Perfect Posture Part 2: Breathe Fully
This is the second post of a series. Read part one here: Perfect Posture Part 1
To breathe fully is to give ourselves the best chance to have a healthy body and mind.
I have a lot of opinions about how we stand and walk that are contrary to many commonly held beliefs.
I think that we shouldn’t thrust our chests forward and pull our shoulders back which many people think is an essential part of good posture.
I am very anti-pelvis tucking which is what gets taught in an overwhelming majority of exercise classes.
For the most part, people agree with me when I describe how the body is meant to work.
- The bones hold you up.
- The muscles move you.
- The nerves tell the muscles to move the bones.
This is as simple as I can make it and I am always trying to make things simple.
When it comes to breathing, I think that the design of the body is such that when we breathe in and out the entire trunk should be involved.
Ideally, the belly should distend ever so slightly when the diaphragm muscle descends on the inhale.
Usually, when I ask someone to pay attention to how they breathe, they’ll notice a tendency to expand and lift the chest as the primary action.
The majority of people I meet and work with are chest breathers due to poor posture. The alignment of their spine interrupts the ability of the diaphragm to descend.
This is a case of the bones that should be holding us up being misaligned.
For the breath to move through the whole trunk the bones need to be well aligned, especially the spine.
Most people need to bring the front of the ribcage down a little to create the necessary space for the diaphragm to drop.
Open The Middle Back
This means lengthening the back of the spine a little or broadening the middle back.
Unfortunately, people don’t always like the place where this adjustment lands them.
It can feel like doing this forces the head forward and this might be the case but it is a better option than not to breathe fully.
The essence of good posture is a search for balance between flexion and extension.
We tend to be very tight in the back of the body and loose in the front.
If this is the case the adjustment I described to let the body breathe fully is easy to accomplish at the front but often difficult at the back.
The spinal muscles are often way tighter than the abdominal muscles and this makes balancing the front and back of the body more complicated.

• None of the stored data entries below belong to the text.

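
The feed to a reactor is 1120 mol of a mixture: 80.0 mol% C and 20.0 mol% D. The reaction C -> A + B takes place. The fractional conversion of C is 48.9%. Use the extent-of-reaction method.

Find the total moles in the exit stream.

1560 mol

C reacted = 0.489 × 896 = 438.1 mol; ν_C = −1, so ξ = 438.1/1 = 438.1 mol.
Outlet amounts (n = n₀ + ν ξ):
  C: 896 − 1(438.1) = 457.9
  A: 0 + 1(438.1) = 438.1
  B: 0 + 1(438.1) = 438.1
  D: 224 (inert)
Total out = 457.9 + 438.1 + 438.1 + 224 = 1558 mol.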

Also, tightness at the back of the body, where we are trying to lengthen can cause strain on the head and neck as well as the brain.
Perception is very powerful as well because if people think that they look bad in some way they won’t want to do it, even if they don’t actually look bad.
Forward head posture doesn’t make people happy.
Posturally, you can have your cake and eat it too if you are willing to commit to opening the back of the body and creating an environment where you breathe fully. It just takes some conscious work.
The body is designed to breathe fully and everything else should be secondary to that goal.
Find the full breath and rearrange your body around that.